John Paulson, George Soros and David Einhorn (of Greenlight Capital) are some of the most influential investors in gold. In fact such is their status that their predictions can become self-fulfilling.
News out this week that Paulson shed a third of his gold ETF holdings in September from his $30bn fund is surely cause for concern, particularly given that, notwithstanding the sale, he still remains the largest holder of the SPDR Gold Trust (GLD). Paulson has an enviable record and where he leads, others follow. It remains unclear however whether this is a fundamental shift in investment strategy, or whether it is a case of needing to take profit in bullion to cover losses in other asset classes, or whether it is a shift from the ETF into physical bars (to reduce costs) which of course would be price neutral. Paulson bought 31.5 million gold ETF shares back in Q1 2009 in which time the value has increased from £2.84b to $5.3b.
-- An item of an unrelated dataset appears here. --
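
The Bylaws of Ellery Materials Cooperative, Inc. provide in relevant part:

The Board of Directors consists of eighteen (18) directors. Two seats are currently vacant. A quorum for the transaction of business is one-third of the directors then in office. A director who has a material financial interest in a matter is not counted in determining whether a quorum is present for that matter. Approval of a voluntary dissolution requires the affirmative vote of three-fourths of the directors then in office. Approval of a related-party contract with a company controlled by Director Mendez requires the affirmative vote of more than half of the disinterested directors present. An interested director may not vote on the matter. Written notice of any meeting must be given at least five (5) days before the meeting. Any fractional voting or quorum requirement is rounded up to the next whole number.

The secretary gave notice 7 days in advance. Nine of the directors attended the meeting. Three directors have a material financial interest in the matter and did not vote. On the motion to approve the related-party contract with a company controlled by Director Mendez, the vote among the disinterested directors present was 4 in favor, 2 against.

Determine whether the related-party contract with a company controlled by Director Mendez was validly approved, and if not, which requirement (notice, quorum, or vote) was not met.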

George Soros has been more transparent in his views, and described gold as being “in a bubble” early last year. However he held on nearly a year before selling 99% of his bullion position in the first quarter 2011 which was well before the all time high seen in September this year. At the time he said he expected mining shares to benefit as the precious metals rally petered out… something that David Einhorn seems to have heeded.
David Einhorn split his investments equally between the gold ETF and bullion mining shares – the former outperforming the latter by a significant margin. Like Paulson his other funds were performing poorly – like Soros, he had greater faith in holes in the ground than in the metal that came from them and has shifted his allocation towards the mining shares at the expense of gold itself.
Meanwhile holdings of global gold ETFs have risen by over 800,000 ounces this month. In October global holdings of gold ETFs rose by 852,000 ounces to 67.907 million ounces, more than offsetting the 444,000 ounce outflow in September and the 297,000 ounce outflow in August. Clearly if the big names are sellers then there are others ready to take their place.
In addition to some long liquidation by the leading gold ETF holders was the strong selling by COMEX futures traders which undoubtedly turned the fall in early September into a temporary rout. Since then the speculators on COMEX are rebuilding their longs, much like Soros is.
It is hard to draw much by way of conclusions from these coming and goings but it does appear that those who have a track record in backing winners broadly see it that way too. If Soros and the COMEX lot are coming back into bullion then it may only be a question of time before Paulson reverses his recent decision.